Before thinking good or evil, what is your original face before your parents were born?

~ PZI Miscellaneous Koan

In our tradition, this is considered a Dharmakaya koan, one that helps us understand that we and all things share an intimacy that cannot really be expressed in words. It is often one of the first koans we take up, and usually the teacher directs our attention inward: what is your face in all its uniqueness? But in a kind of magical way, when we lose ourselves in our face, we find that that face is far larger and more grand than we could have imagined.

Recently I was visiting a friend who lives in the southern Colorado Rockies, and for many days we went hiking in the woods. In hiking, we could hear the bull elk bugling, a haunting and rich sound. We would rest sometimes at that place between the dark fir forest and the white-barked aspen trees, a place where the elk cross over in the gathering dark to feed at night.

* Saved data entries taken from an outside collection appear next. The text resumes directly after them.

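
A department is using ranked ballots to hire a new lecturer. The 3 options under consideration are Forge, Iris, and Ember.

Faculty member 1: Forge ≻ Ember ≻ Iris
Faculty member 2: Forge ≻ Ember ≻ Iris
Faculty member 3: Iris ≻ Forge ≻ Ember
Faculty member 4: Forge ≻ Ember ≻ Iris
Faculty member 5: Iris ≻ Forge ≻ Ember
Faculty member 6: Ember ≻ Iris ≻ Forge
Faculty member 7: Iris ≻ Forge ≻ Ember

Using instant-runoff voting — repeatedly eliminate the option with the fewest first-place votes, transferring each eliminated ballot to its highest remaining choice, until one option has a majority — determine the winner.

Iris

Round 1: Forge 3, Iris 3, Ember 1. Ember has the fewest and is eliminated.
Round 2: Iris 4, Forge 3. Iris has a majority.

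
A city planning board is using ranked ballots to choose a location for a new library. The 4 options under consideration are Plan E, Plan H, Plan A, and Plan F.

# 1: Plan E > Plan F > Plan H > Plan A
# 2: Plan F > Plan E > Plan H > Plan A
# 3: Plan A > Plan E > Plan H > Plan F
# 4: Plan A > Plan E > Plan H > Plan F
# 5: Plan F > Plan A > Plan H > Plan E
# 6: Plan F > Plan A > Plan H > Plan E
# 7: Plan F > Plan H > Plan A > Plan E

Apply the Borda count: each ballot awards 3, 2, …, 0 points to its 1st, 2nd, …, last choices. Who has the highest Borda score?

Borda scores:
  Plan E: 3 + 2 + 2 + 2 + 0 + 0 + 0 = 9
  Plan H: 1 + 1 + 1 + 1 + 1 + 1 + 2 = 8
  Plan A: 0 + 0 + 3 + 3 + 2 + 2 + 1 = 11
  Plan F: 2 + 3 + 0 + 0 + 3 + 3 + 3 = 14
Plan F has the highest total.

Plan F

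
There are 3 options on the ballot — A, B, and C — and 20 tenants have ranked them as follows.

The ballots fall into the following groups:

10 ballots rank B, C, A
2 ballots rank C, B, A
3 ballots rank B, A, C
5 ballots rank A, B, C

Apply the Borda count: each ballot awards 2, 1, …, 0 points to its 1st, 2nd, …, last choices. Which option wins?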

Sitting quietly in that forest of dark and light, I could know that my original face was not limited to my small face. The sunlight through the bright-yellow aspen leaves, the early snow high on the peaks, and young saplings pushing up through a part of the forest previously burned by wildfire. These too are my original face, and I can, we all can, take some deep solace that these things will appear and renew themselves moment by moment. “For whom do you dress up and apply make-up?,” the teacher Tung-shan asks, “The sound of the cuckoo follows me home/The hundred flowers fall, and still the cuckoo calls/I go deep into the jumbled peaks, and it’s call follows me there.”